How it works

The problem with traditional CSV viewers

Most tools that open CSV files work like this:

Open the file
Read every byte
Parse every row into strings
Store all rows in memory
Show the grid

For a 14 GB file this means 14+ GB of RAM consumed before you see a single row. On a machine with 16 GB RAM, this either crashes the app or triggers heavy swapping that makes the machine unusable.

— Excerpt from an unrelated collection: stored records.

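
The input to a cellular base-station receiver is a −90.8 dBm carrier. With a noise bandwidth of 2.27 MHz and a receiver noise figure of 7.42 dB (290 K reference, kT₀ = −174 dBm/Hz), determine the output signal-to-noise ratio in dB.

Noise floor: N = −174 + 10 log₁₀(B) + NF
10 log₁₀(2.27×10⁶) = 63.56 dB
N = −174 + 63.56 + 7.42 = −103.02 dBm
SNR = P_sig − N = −90.8 − (−103.02) = 12.22 dB → 12.2 dB

12.2 dB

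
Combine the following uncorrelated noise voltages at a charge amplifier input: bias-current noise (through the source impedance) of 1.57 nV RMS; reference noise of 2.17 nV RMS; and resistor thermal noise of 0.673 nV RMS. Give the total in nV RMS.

Uncorrelated sources add in power (mean-square): V_tot = √(ΣV_i²)
V_tot = √[(1.57×10⁻⁹)² + (2.17×10⁻⁹)² + (6.73×10⁻¹⁰)²] = 2.76×10⁻⁹ V = 2.76 nV

2.76 nV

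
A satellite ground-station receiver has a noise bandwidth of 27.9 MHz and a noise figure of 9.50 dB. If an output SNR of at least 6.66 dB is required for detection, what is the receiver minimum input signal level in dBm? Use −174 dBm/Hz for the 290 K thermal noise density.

Sensitivity = −174 + 10 log₁₀(B) + NF + SNR_min
= −174 + 74.46 + 9.50 + 6.66
= −83.38 dBm → −83.4 dBm

−83.4 dBm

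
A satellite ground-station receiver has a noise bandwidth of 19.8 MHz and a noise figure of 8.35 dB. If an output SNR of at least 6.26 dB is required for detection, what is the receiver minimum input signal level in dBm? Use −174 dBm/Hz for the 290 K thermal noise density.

−86.4 dBm

Sensitivity = −174 + 10 log₁₀(B) + NF + SNR_min
= −174 + 72.97 + 8.35 + 6.26
= −86.42 dBm → −86.4 dBm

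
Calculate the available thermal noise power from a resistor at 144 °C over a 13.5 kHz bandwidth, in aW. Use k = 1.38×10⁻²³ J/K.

T = 144 °C + 273.15 = 417.15 K
P_n = kTB = 1.38×10⁻²³ × 417.15 × 1.35×10⁴ = 7.77×10⁻¹⁷ W = 77.7 aW

77.7 aW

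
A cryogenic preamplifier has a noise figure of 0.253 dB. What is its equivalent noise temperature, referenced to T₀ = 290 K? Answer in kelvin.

F = 10^(0.253/10) = 1.05999
T_e = (F − 1)·T₀ = (1.05999 − 1) × 290 = 17.4 K

17.4 K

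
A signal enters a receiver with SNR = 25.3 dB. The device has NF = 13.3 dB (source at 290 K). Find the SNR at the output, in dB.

By definition F = SNR_in/SNR_out, so in dB: SNR_out = SNR_in − NF
SNR_out = 25.3 − 13.3 = 12.0 dB

12.0 dB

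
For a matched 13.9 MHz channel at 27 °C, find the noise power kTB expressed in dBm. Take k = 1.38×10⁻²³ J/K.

−102.4 dBm

T = 27 °C + 273.15 = 300.15 K
P_n = kTB = 1.38×10⁻²³ × 300.15 × 1.39×10⁷ = 5.76×10⁻¹⁴ W
In dBm: 10 log₁₀(5.76×10⁻¹⁴ / 10⁻³) = −102.4 dBm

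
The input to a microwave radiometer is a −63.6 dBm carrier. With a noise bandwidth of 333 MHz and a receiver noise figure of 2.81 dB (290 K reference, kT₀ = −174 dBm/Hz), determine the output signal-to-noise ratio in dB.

Noise floor: N = −174 + 10 log₁₀(B) + NF
10 log₁₀(3.33×10⁸) = 85.22 dB
N = −174 + 85.22 + 2.81 = −85.97 dBm
SNR = P_sig − N = −63.6 − (−85.97) = 22.37 dB → 22.4 dB

22.4 dB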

How Columnar works instead

Columnar uses a lazy loading architecture with three components:

1. Memory-mapped file

The file is opened with mmap (memory mapping). The OS maps the file’s bytes into the process’s virtual address space without copying them into RAM. The file appears as a byte array your code can index into directly. The OS handles paging — only the parts you actually access are loaded from disk.

This means “opening” the file takes milliseconds regardless of size.

2. Byte-offset index

On open, a single pass through the file records the byte position of every row:

row 0 → byte 0
row 1 → byte 47
row 2 → byte 103
row 3 → byte 158
...
row 28,000,000 → byte 14,201,847,293

This index is a Vec<u64> — 8 bytes per row. For 28 million rows that is 225 MB, well under 1 GB on any modern machine.

The index is built using the csv crate’s ByteRecord iterator with position() to record offsets. This handles quoted newlines inside fields correctly — a naive newline scan would break on CSV files with embedded newlines.

3. On-demand row parsing

When the UI needs rows (because you scrolled, searched, or sorted), it calls get_page:

display positions 1000..1080
  → look up sorted_order[1000..1080]   (display → original row index)
  → look up row_offsets[original_idx]  (row index → byte position)
  → seek to that byte in the mmap
  → parse just those 80 rows
  → return

Parsing 80 rows takes microseconds. The grid stays smooth regardless of total file size.

Sort and search

Both sort and search require examining every row’s data for a given column. They do this with a single parallel pass using Rayon:

Sort: Extract the sort column from every row in parallel → build Vec<(row_idx, sort_key)> → parallel sort → write new display order.

Search: For each row in parallel → parse the row → check all cells for the query string → collect matching display positions.

One full-file pass instead of random access per comparison. On a 14 GB file this takes 5–15 seconds for sort, a few seconds for search.

Memory usage

Component	Memory
Row offset index	`row_count × 8 bytes`
Display order	`row_count × 4 bytes`
Visible rows (80)	`80 × col_count × avg_cell_size`
File mmap	Counted by OS, not process RSS

For 28 million rows: 225 MB (offsets) + 112 MB (order) = ~337 MB total working set. The 14 GB file itself does not count against your RAM.